When I recently had a need for yellow scarves, my thoughts went to dyeing my own – another interest of mine.
I immediately contacted a friend with whom I’ve shared many a dye bath, inquiring as to the whether she had any goldenrod – my first choice for good yellows. She didn’t but offered peach leaves…. Hmm…
I went cruising through my freezer, looking through my stashed dye-stuffs and lo and behold, I found a bag of goldenrod from a few years ago. (Doesn’t everyone have a bag of goldenrod in their freezer?)
While I awaited silk scarves to arrive from Dharma Trading Company (8”x72” silk scarves sell for about $3.50 each there), I started the dye bath. Taking the dark vegetable matter from the bag, I put it in a small pot of water and brought to a boil. (I always keep my dye pots separate from any other pots and identify them with string wound around the handles.) Then let it cool and set the pot aside.

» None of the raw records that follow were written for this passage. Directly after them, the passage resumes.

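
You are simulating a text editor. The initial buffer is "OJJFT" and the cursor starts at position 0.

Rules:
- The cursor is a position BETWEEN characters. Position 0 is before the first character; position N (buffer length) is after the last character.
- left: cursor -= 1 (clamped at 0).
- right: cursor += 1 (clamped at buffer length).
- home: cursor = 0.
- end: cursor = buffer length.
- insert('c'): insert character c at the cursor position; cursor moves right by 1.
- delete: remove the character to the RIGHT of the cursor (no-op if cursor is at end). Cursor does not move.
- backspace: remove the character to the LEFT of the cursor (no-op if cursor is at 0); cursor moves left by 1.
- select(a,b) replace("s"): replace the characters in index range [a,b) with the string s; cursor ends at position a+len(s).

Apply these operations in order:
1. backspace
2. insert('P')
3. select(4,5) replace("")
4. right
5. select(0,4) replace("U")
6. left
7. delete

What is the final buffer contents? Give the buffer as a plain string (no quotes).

Answer: T

Derivation:
After op 1 (backspace): buf='OJJFT' cursor=0
After op 2 (insert('P')): buf='POJJFT' cursor=1
After op 3 (select(4,5) replace("")): buf='POJJT' cursor=4
After op 4 (right): buf='POJJT' cursor=5
After op 5 (select(0,4) replace("U")): buf='UT' cursor=1
After op 6 (left): buf='UT' cursor=0
After op 7 (delete): buf='T' cursor=0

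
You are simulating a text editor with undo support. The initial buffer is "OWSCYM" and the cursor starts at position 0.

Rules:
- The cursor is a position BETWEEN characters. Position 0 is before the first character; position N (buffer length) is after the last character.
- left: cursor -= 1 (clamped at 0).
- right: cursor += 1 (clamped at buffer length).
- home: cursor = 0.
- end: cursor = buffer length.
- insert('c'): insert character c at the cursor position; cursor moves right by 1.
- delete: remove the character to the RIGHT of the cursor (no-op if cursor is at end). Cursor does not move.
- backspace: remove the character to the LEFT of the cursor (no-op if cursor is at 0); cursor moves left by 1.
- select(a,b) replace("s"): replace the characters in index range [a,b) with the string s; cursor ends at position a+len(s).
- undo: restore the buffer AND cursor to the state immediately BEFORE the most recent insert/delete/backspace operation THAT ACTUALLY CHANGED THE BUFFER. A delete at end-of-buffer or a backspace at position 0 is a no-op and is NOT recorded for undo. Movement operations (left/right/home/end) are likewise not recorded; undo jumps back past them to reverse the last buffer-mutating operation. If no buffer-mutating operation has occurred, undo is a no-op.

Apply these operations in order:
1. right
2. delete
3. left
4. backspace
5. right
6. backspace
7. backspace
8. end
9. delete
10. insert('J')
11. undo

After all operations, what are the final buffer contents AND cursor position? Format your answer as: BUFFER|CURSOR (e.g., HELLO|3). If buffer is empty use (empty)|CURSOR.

Answer: SCYM|4

Derivation:
After op 1 (right): buf='OWSCYM' cursor=1
After op 2 (delete): buf='OSCYM' cursor=1
After op 3 (left): buf='OSCYM' cursor=0
After op 4 (backspace): buf='OSCYM' cursor=0
After op 5 (right): buf='OSCYM' cursor=1
After op 6 (backspace): buf='SCYM' cursor=0
After op 7 (backspace): buf='SCYM' cursor=0
After op 8 (end): buf='SCYM' cursor=4
After op 9 (delete): buf='SCYM' cursor=4
After op 10 (insert('J')): buf='SCYMJ' cursor=5
After op 11 (undo): buf='SCYM' cursor=4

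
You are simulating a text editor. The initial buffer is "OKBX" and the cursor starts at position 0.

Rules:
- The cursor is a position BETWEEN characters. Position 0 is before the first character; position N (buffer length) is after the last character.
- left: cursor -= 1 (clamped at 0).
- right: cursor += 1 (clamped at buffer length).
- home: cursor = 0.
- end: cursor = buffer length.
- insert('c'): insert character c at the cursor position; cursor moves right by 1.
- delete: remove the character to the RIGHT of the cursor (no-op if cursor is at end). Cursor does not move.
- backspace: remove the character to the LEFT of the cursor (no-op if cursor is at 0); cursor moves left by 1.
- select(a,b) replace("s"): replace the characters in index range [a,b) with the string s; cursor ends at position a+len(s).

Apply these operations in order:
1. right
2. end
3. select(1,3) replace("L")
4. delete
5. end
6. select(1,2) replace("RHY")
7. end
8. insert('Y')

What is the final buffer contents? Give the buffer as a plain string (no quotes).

Answer: ORHYY

Derivation:
After op 1 (right): buf='OKBX' cursor=1
After op 2 (end): buf='OKBX' cursor=4
After op 3 (select(1,3) replace("L")): buf='OLX' cursor=2
After op 4 (delete): buf='OL' cursor=2
After op 5 (end): buf='OL' cursor=2
After op 6 (select(1,2) replace("RHY")): buf='ORHY' cursor=4
After op 7 (end): buf='ORHY' cursor=4
After op 8 (insert('Y')): buf='ORHYY' cursor=5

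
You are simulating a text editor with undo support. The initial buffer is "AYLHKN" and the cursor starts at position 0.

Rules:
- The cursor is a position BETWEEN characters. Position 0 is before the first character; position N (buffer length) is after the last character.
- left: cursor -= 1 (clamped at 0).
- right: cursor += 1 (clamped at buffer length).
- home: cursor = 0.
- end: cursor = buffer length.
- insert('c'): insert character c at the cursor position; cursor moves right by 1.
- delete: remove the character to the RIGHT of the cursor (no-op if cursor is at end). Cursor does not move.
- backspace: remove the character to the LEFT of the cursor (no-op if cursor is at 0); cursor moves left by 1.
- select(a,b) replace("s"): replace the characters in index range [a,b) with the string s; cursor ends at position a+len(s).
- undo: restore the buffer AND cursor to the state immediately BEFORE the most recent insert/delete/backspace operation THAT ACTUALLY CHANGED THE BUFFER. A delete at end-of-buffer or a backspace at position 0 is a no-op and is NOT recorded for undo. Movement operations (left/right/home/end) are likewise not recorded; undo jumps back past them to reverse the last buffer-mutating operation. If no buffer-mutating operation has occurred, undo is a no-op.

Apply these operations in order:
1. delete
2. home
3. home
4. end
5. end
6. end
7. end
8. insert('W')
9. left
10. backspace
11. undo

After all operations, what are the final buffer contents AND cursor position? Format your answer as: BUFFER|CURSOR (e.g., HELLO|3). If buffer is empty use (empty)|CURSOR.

After op 1 (delete): buf='YLHKN' cursor=0
After op 2 (home): buf='YLHKN' cursor=0
After op 3 (home): buf='YLHKN' cursor=0
After op 4 (end): buf='YLHKN' cursor=5
After op 5 (end): buf='YLHKN' cursor=5
After op 6 (end): buf='YLHKN' cursor=5
After op 7 (end): buf='YLHKN' cursor=5
After op 8 (insert('W')): buf='YLHKNW' cursor=6
After op 9 (left): buf='YLHKNW' cursor=5
After op 10 (backspace): buf='YLHKW' cursor=4
After op 11 (undo): buf='YLHKNW' cursor=5

Answer: YLHKNW|5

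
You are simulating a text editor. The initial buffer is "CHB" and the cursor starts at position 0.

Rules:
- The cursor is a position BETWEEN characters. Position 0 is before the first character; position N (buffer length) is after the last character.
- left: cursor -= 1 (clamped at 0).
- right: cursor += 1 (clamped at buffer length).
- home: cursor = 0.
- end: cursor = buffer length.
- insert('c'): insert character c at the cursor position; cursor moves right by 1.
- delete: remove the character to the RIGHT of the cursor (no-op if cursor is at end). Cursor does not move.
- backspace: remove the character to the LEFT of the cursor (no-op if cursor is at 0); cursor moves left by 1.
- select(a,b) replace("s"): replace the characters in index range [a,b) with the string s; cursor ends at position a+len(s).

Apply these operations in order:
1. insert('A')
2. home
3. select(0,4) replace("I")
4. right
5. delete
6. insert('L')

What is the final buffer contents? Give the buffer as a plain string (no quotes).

Answer: IL

Derivation:
After op 1 (insert('A')): buf='ACHB' cursor=1
After op 2 (home): buf='ACHB' cursor=0
After op 3 (select(0,4) replace("I")): buf='I' cursor=1
After op 4 (right): buf='I' cursor=1
After op 5 (delete): buf='I' cursor=1
After op 6 (insert('L')): buf='IL' cursor=2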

When the scarves arrived, I washed them in dishwashing liquid, rinsed thoroughly and then put into an alum mordanting bath (alum – from the spice rack at the grocery store – about a couple tablespoons full for 10 light weight scarves). I swished them about, making sure they were well wetted, then let it sit for a couple of hours. Then I removed the scarves and hung them to dry.
Meanwhile, the dyebath was brought back to boiling for about an hour. Then I turned off the fire and put in the scarves. I left them 24 hours. The picture shows what they looked like when removed from the dyebath. A deep golden.
Then I rinsed them thorough, then washed in mild laundry detergent, rinsed again and they hung to dry.
Not bad! A pale golden yellow. Not the bright yellow I wanted, but beautiful none-the-less. That’s the way of natural dyeing. Experimentation.
May try those peach leaves – mixed with yellow onion skins? – for the next batch. Or … turmeric! That’s what colors mustard sauce yellow. I saw some turmeric root at the grocery store – think I’ll get some and experiment.